4. Or, en réalité, ce à quoi nous assistons depuis le 22 févier 19, ce n’est pas un «hirak», mais bel et bien une révolution populaire démocratique pacifique. Une révolution, parce qu’elle remet en cause dans son principe même le régime en place depuis 62. Une révolution populaire, dans tous les sens du terme. Une révolution démocratique, car son objectif est l’exercice par le peuple de sa souveraineté. Pacifique, par choix tactique et stratégique, absolument judicieux, car il est le seul à même d’éviter la dislocation du pays.

5. La révolution actuelle ne peut être réduite, et ne se mesure pas uniquement au nombre de citoyennes et de citoyens qui marchent chaque semaine à travers le pays. La révolution est une sublime déflagration de la conscience et de l’intelligence de millions d’Algériennes et d’Algériens. Elle a libéré les esprits, redonné droit de cité à la politique, redonné confiance en eux aux Algériennes et aux Algériens. Elle libère la pensée et la parole. Elle a entrepris de libérer l’espace public, en commençant par la rue hebdomadaire. Elle donne un horizon et un cap à notre jeunesse qui dorénavant sait qu’elle peut choisir un chemin de dignité et de liberté et construire elle-même son avenir.

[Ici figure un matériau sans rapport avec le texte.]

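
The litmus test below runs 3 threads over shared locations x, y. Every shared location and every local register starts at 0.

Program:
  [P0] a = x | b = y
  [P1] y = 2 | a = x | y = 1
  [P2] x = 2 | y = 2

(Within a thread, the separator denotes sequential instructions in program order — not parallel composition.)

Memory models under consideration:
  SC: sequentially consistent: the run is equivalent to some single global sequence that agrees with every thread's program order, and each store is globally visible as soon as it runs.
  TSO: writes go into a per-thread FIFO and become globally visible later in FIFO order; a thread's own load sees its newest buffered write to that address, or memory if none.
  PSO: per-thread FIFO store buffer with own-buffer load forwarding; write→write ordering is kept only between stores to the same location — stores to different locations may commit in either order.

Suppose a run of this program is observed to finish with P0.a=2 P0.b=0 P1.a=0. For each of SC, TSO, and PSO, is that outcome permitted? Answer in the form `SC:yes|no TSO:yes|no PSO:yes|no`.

SC:no TSO:yes PSO:yes

outcome vector order: (P0.a,P0.b,P1.a)
SC (11): (0,0,0) (0,0,2) (0,1,0) (0,1,2) (0,2,0) (0,2,2) (2,0,2) (2,1,0) (2,1,2) (2,2,0) (2,2,2)
TSO (12): (0,0,0) (0,0,2) (0,1,0) (0,1,2) (0,2,0) (0,2,2) (2,0,0) (2,0,2) (2,1,0) (2,1,2) (2,2,0) (2,2,2)
PSO (12): (0,0,0) (0,0,2) (0,1,0) (0,1,2) (0,2,0) (0,2,2) (2,0,0) (2,0,2) (2,1,0) (2,1,2) (2,2,0) (2,2,2)
target (2,0,0) ∈ {TSO,PSO}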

6. C’est cette révolution qui, pas à pas, fait reculer le régime. Un régime qui refuse encore d’abdiquer, mais qui ne peut pas compter sur une suite de victoires à la Pyrrhus pour se maintenir encore très longtemps, car il n’a désormais rien à offrir de positif. Ses ressources politiques ou financières sont de plus en plus faibles. Il n’a pas de vision d’avenir, ou même de démarche de «sortie de la crise». En effet, la répression et la distribution des miettes de la rente ne peuvent constituer une alternative.

7. La force de la révolution en cours, et de son mouvement populaire, réside précisément dans le fait qu’elle pose, lucidement et raisonnablement, les vrais problèmes du pays, et à leur origine, un régime rentier, autoritariste et corrompu, et qu’elle préconise, de façon claire et déterminée, les vraies solutions : la transition pacifique et ordonnée du régime actuel vers un régime démocratique engagé dans l’édification de l’Etat de droit. De façon encore plus fondamentale, la force vitale de la révolution, c’est d’incarner la seule possibilité d’une Algérie unie, souveraine, en développement réel. Une Algérie harmonieuse, forte et pérenne.